If you could sell the experience of killing someone, would murder become a product?
In a near-future world where neural links are universal and memory sharing is mainstream, a black market has emerged for experiences people can't - or shouldn't - have. Violence. Fear. And now: murder. The memories are anonymized. The buyer feels everything the killer felt. And the demand is growing.
Daniel Voss is a rookie cop with a dead father's legacy and something to prove. His first real case: a murder victim posed like a sculpture, staged not for concealment but for consumption. Someone is killing people and selling the experience as a product.

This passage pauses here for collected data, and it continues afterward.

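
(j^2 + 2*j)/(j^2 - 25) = j*(j + 2)/(j^2 - 25)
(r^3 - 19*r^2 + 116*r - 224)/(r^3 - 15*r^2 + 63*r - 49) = (r^2 - 12*r + 32)/(r^2 - 8*r + 7)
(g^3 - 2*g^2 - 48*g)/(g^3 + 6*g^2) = (g - 8)/g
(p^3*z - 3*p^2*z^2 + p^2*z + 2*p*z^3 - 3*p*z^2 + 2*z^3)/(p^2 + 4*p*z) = z*(p^3 - 3*p^2*z + p^2 + 2*p*z^2 - 3*p*z + 2*z^2)/(p*(p + 4*z))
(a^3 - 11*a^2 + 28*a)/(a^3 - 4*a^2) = (a - 7)/a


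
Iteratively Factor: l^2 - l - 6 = (l + 2)*(l - 3)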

His mentor, the legendary Detective Frank Harlan, guides him through the investigation - the memory market's underworld, an arrogant tech mogul, a black market dealer, a buyer who collects murder like others collect art. Frank's lessons are sharp, earned, fatherly. Every killer tells you what they are. You just have to learn the language.

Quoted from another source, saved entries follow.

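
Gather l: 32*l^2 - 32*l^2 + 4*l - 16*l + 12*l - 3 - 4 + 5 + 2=0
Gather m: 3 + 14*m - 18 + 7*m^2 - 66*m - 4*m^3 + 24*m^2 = -4*m^3 + 31*m^2 - 52*m - 15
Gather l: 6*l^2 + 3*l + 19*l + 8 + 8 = 6*l^2 + 22*l + 16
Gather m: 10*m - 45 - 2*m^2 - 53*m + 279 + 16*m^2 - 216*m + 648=14*m^2 - 259*m + 882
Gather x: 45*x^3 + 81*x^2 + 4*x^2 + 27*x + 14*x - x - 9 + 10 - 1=45*x^3 + 85*x^2 + 40*x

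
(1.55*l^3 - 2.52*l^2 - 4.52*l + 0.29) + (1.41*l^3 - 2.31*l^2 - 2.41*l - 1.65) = 2.96*l^3 - 4.83*l^2 - 6.93*l - 1.36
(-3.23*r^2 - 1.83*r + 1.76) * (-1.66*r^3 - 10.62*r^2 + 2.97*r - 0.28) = 5.3618*r^5 + 37.3404*r^4 + 6.9199*r^3 - 23.2219*r^2 + 5.7396*r - 0.4928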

What Daniel doesn't know - what will destroy the only bond he has left - is that Frank is the killer. A 20-year veteran who designs murders the way a filmmaker designs shots. Every lesson is a demonstration. Every redirect is obstruction. Every act of kindness is cover for something monstrous.
Residue is a near-future noir thriller about the commodification of violence, the price of trust, and what happens when the person teaching you to hunt is the thing you're hunting.
For fans of Dark Mirror, Blade Runner, and Se7en.